In view of these results, we would defend the concept of personalised medicine as proposed by Doria et al.16 Knowing the composition in key elements such as the ratio of platelets/leukocytes, cytokines and growth factors of the final PRP solution according to patient profile (syndrome and specific tissue)enables us to select more efficiently and target the patient who would benefit significantly from these autologous medicaments.

Further studies like this one are needed to specify the PRP components and the correlation with clinical response to guide the orthopaedic surgeon in the ideal formula for the patient characteristics and those of their pathology. Despite the limitation of the sample size and the need to validate this protocol with a higher number of patients, we found there was a maximum correlation of favourable clinical results on administrating solutions with a minimum concentration of 565 [481-666] ×103 platelets/μl and poor in leukocytes (>4.9 leukocytes ×103/μl) and it could therefore be considered a preliminary protocol for patients in the initial stages of osteoarthritis.

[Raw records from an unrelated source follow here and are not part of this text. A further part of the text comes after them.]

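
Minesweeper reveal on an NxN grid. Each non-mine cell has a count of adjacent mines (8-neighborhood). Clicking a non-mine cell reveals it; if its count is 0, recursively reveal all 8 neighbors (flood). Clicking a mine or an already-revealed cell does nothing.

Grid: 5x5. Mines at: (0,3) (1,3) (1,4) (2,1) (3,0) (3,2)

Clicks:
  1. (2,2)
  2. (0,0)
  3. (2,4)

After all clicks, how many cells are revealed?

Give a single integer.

Click 1 (2,2) count=3: revealed 1 new [(2,2)] -> total=1
Click 2 (0,0) count=0: revealed 6 new [(0,0) (0,1) (0,2) (1,0) (1,1) (1,2)] -> total=7
Click 3 (2,4) count=2: revealed 1 new [(2,4)] -> total=8

Answer: 8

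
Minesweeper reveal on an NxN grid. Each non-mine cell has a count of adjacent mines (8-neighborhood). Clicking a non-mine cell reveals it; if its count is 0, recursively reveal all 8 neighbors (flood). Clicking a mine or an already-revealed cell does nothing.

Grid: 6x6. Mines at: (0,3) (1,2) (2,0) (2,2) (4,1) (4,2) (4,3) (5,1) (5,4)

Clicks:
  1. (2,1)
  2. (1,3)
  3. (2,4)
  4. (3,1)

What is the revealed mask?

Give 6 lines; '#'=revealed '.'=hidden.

Answer: ....##
...###
.#.###
.#.###
....##
......

Derivation:
Click 1 (2,1) count=3: revealed 1 new [(2,1)] -> total=1
Click 2 (1,3) count=3: revealed 1 new [(1,3)] -> total=2
Click 3 (2,4) count=0: revealed 12 new [(0,4) (0,5) (1,4) (1,5) (2,3) (2,4) (2,5) (3,3) (3,4) (3,5) (4,4) (4,5)] -> total=14
Click 4 (3,1) count=4: revealed 1 new [(3,1)] -> total=15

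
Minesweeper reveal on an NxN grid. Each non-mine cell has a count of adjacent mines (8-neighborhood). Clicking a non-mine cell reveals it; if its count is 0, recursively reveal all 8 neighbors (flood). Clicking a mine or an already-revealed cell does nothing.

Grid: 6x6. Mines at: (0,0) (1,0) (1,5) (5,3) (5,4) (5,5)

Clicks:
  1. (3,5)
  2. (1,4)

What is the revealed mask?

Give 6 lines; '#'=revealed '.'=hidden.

Click 1 (3,5) count=0: revealed 29 new [(0,1) (0,2) (0,3) (0,4) (1,1) (1,2) (1,3) (1,4) (2,0) (2,1) (2,2) (2,3) (2,4) (2,5) (3,0) (3,1) (3,2) (3,3) (3,4) (3,5) (4,0) (4,1) (4,2) (4,3) (4,4) (4,5) (5,0) (5,1) (5,2)] -> total=29
Click 2 (1,4) count=1: revealed 0 new [(none)] -> total=29

Answer: .####.
.####.
######
######
######
###...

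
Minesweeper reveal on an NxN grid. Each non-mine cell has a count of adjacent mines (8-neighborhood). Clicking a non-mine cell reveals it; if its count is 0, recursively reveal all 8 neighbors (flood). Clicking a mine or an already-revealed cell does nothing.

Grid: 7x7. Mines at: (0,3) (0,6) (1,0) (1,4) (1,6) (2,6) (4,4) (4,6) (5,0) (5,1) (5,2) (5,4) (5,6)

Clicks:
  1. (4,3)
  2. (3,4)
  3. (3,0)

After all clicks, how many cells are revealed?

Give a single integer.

Click 1 (4,3) count=3: revealed 1 new [(4,3)] -> total=1
Click 2 (3,4) count=1: revealed 1 new [(3,4)] -> total=2
Click 3 (3,0) count=0: revealed 14 new [(1,1) (1,2) (1,3) (2,0) (2,1) (2,2) (2,3) (3,0) (3,1) (3,2) (3,3) (4,0) (4,1) (4,2)] -> total=16

Answer: 16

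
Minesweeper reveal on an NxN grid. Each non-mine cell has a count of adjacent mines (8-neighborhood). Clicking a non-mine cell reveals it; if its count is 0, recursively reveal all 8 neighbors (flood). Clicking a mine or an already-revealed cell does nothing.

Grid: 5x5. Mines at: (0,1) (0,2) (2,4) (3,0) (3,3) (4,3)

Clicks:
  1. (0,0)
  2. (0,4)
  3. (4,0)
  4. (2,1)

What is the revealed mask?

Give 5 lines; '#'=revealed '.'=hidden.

Answer: #..##
...##
.#...
.....
#....

Derivation:
Click 1 (0,0) count=1: revealed 1 new [(0,0)] -> total=1
Click 2 (0,4) count=0: revealed 4 new [(0,3) (0,4) (1,3) (1,4)] -> total=5
Click 3 (4,0) count=1: revealed 1 new [(4,0)] -> total=6
Click 4 (2,1) count=1: revealed 1 new [(2,1)] -> total=7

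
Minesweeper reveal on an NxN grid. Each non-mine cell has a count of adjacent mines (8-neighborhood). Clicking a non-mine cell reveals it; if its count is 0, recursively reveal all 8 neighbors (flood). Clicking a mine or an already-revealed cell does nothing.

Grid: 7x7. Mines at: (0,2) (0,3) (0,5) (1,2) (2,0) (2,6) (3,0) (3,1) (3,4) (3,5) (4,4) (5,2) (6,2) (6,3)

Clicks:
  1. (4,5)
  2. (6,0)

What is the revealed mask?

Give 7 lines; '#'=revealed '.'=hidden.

Answer: .......
.......
.......
.......
##...#.
##.....
##.....

Derivation:
Click 1 (4,5) count=3: revealed 1 new [(4,5)] -> total=1
Click 2 (6,0) count=0: revealed 6 new [(4,0) (4,1) (5,0) (5,1) (6,0) (6,1)] -> total=7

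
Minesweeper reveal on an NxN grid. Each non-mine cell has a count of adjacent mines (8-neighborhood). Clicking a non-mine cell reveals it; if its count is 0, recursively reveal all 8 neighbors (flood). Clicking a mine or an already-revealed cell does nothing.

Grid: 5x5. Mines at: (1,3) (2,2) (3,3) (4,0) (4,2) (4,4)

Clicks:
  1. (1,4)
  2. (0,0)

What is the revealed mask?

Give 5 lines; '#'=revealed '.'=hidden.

Answer: ###..
###.#
##...
##...
.....

Derivation:
Click 1 (1,4) count=1: revealed 1 new [(1,4)] -> total=1
Click 2 (0,0) count=0: revealed 10 new [(0,0) (0,1) (0,2) (1,0) (1,1) (1,2) (2,0) (2,1) (3,0) (3,1)] -> total=11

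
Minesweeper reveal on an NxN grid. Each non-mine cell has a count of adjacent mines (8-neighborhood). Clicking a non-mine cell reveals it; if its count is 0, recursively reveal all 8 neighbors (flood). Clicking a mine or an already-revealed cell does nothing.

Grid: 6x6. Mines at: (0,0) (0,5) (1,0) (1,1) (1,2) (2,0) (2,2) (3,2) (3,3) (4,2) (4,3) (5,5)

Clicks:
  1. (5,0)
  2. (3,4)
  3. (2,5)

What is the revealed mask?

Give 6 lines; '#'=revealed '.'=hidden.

Answer: ......
....##
....##
##..##
##..##
##....

Derivation:
Click 1 (5,0) count=0: revealed 6 new [(3,0) (3,1) (4,0) (4,1) (5,0) (5,1)] -> total=6
Click 2 (3,4) count=2: revealed 1 new [(3,4)] -> total=7
Click 3 (2,5) count=0: revealed 7 new [(1,4) (1,5) (2,4) (2,5) (3,5) (4,4) (4,5)] -> total=14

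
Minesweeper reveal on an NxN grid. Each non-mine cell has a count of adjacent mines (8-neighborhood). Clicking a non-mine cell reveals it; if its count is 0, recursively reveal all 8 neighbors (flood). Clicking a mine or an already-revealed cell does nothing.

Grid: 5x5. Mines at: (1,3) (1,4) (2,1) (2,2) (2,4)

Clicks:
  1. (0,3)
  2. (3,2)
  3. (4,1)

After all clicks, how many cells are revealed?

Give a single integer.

Answer: 11

Derivation:
Click 1 (0,3) count=2: revealed 1 new [(0,3)] -> total=1
Click 2 (3,2) count=2: revealed 1 new [(3,2)] -> total=2
Click 3 (4,1) count=0: revealed 9 new [(3,0) (3,1) (3,3) (3,4) (4,0) (4,1) (4,2) (4,3) (4,4)] -> total=11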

PRP solutions are as effective and safe as those of hyaluronic acid for the treatment of hip osteoarthritis in its initial stages. This usage may lead to a reduction in the consumption of analgesia and in surgical treatments. Cellular concentrations present in the PRP solutions correlate with the clinical and functional result. The clinician must be aware of and take into consideration the final product characteristics obtained in order to guarantee the best result.

Level of evidence I.

This study was financed by the Spanish Orthopaedic Surgery Society (SECOT Foundation Research Grant 2014).

The authors have no conflict of interests to declare.